I don’t know if I actually was that graceful all the time. But the feeling itself is important here. It’s a stride one must hit before they can actually start to relax and just have fun with the game. Sunset Overdrive’s difficulty curve is smartly unforgiving in this regard, because its more elaborate set pieces and wacky boss-fights require a tolerance for dizzying chaos that I certainly didn’t have at the outset of the game.

One of the best battles in the game takes place on a large roller-coaster at the center of a fake castle you’re assaulting with a group of live-action role-playing enthusiasts. Breaking into the fort is a drag, because it’s one of the moments in the game where it’s hard to find enough railings to grind on in order to move around seamlessly while shooting at the small army trying to keep you out of the makeshift fortress.

Once you crack into the base and start zipping up and down the ever-looping rails of the roller-coaster, however, the level hits its stride. I zoomed back and forth with dizzying speed, jumping between different levels of the roller coaster every few seconds to avoid the hordes of infected chasing after me and trying to zero in on the guy who was meant to be my main target. I got lost in the joyful furor of making piles of infected explode with a loud, gooey splat every time I fired an explosive teddy bear into their swarm more than once before I finally summoned up the will and concentration to chase after the flaming roller coaster car in earnest. I chipped away at the car with my revolver until my health would get to low, and then I’d either reverse direction or jump to another area and try to scrounge up some health. Finally after I’d done enough damage, the game instructed me to collide with the car headfirst. After another few minutes of almost nauseating racing around the highs and lows of this veritable cyclone, I connected with the roller-coaster car. The entire screen erupted into a dazzling explosion. All bright orange and charred black. Again, uncomfortably close to the colour of pizza.

After finishing that particular episode, I remember getting up from my couch and going to sit somewhere else in my apartment just because I felt I needed a breather. I’d only booted up my Xbox One maybe 45 minutes beforehand. That’s a sign of how exhilarating this game can be, on one level. But I also realised I needed a break because I was hoping that I was done with another of its irritatingly self-aware subplots — this one worse than most because it was about a group of LARP-ers, which provided even more opportunities than usual for the game’s cringe-inducing “Hey, it’s a video game!” jokes.
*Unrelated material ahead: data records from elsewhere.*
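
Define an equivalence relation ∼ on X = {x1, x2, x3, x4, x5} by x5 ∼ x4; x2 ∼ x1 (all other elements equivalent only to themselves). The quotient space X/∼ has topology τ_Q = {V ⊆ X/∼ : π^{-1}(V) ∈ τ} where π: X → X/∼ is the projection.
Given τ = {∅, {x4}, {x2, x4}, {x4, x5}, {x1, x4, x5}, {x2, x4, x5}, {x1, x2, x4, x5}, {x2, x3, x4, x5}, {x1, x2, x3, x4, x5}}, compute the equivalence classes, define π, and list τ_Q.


X/∼ = {[x1=x2], [x3], [x4=x5]}; |τ_Q| = 4.

Equivalence classes: [x1=x2], [x3], [x4=x5].
Quotient map π: X → X/∼ sends x1 ↦ [x1=x2], x2 ↦ [x1=x2], x3 ↦ [x3], x4 ↦ [x4=x5], x5 ↦ [x4=x5].
For each subset V ⊆ X/∼, compute π^{-1}(V) ⊆ X and check whether π^{-1}(V) ∈ τ. V is open in τ_Q iff π^{-1}(V) ∈ τ.
  V = {}: π^{-1}(V) = ∅ ∈ τ ✓.
  V = {[x1=x2]}: π^{-1}(V) = {x1, x2} ∉ τ ✗.
  V = {[x3]}: π^{-1}(V) = {x3} ∉ τ ✗.
  V = {[x1=x2], [x3]}: π^{-1}(V) = {x1, x2, x3} ∉ τ ✗.
  V = {[x4=x5]}: π^{-1}(V) = {x4, x5} ∈ τ ✓.
  V = {[x1=x2], [x4=x5]}: π^{-1}(V) = {x1, x2, x4, x5} ∈ τ ✓.
  V = {[x3], [x4=x5]}: π^{-1}(V) = {x3, x4, x5} ∉ τ ✗.
  V = {[x1=x2], [x3], [x4=x5]}: π^{-1}(V) = {x1, x2, x3, x4, x5} ∈ τ ✓.
Open sets in the quotient: τ_Q = {{}, {[x4=x5]}, {[x1=x2], [x4=x5]}, {[x1=x2], [x3], [x4=x5]}} (4 elements).


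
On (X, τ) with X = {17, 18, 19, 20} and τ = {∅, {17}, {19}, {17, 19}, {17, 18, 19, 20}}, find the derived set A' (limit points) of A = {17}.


A' = {18, 20}

For each x ∈ X, list the open sets U ∈ τ with x ∈ U, then check whether U ∩ (A ∖ {x}) ≠ ∅ for every such U.
  x = 17: open {17} ∋ x has {17} ∩ (A ∖ {17}) = ∅, so x is NOT a limit point.
  x = 18: opens ∋ x are {17, 18, 19, 20}; each meets A ∖ {18}, so x IS a limit point.
  x = 19: open {19} ∋ x has {19} ∩ (A ∖ {19}) = ∅, so x is NOT a limit point.
  x = 20: opens ∋ x are {17, 18, 19, 20}; each meets A ∖ {20}, so x IS a limit point.
Collecting: A' = {18, 20}.


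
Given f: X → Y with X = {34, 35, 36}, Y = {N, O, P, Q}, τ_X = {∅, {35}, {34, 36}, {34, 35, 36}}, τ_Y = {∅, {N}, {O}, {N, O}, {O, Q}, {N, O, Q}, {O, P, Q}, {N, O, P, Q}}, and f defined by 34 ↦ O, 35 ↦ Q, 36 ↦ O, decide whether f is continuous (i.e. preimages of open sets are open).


f IS continuous.

Compute f^{-1}(U) for each U ∈ τ_Y:
  U = ∅: f^{-1}(U) = ∅ ∈ τ_X ✓.
  U = {N}: f^{-1}(U) = ∅ ∈ τ_X ✓.
  U = {O}: f^{-1}(U) = {34, 36} ∈ τ_X ✓.
  U = {N, O}: f^{-1}(U) = {34, 36} ∈ τ_X ✓.
  U = {O, Q}: f^{-1}(U) = {34, 35, 36} ∈ τ_X ✓.
  U = {N, O, Q}: f^{-1}(U) = {34, 35, 36} ∈ τ_X ✓.
  U = {O, P, Q}: f^{-1}(U) = {34, 35, 36} ∈ τ_X ✓.
  U = {N, O, P, Q}: f^{-1}(U) = {34, 35, 36} ∈ τ_X ✓.
Every preimage lies in τ_X, so f IS continuous.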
After hearing so many in short succession, I often found myself want to shout at the screen: “Ok, ok, I get it: you’re a video game and you know it. Now go and actually just be a fucking video game!”

When Sunset Overdrive does this by easing off its zingers and just letting you relax and enjoy yourself, it can actually be a really good game. A great one, even. But it makes you climb over a giant heaping pile of bullshit just to get to that point.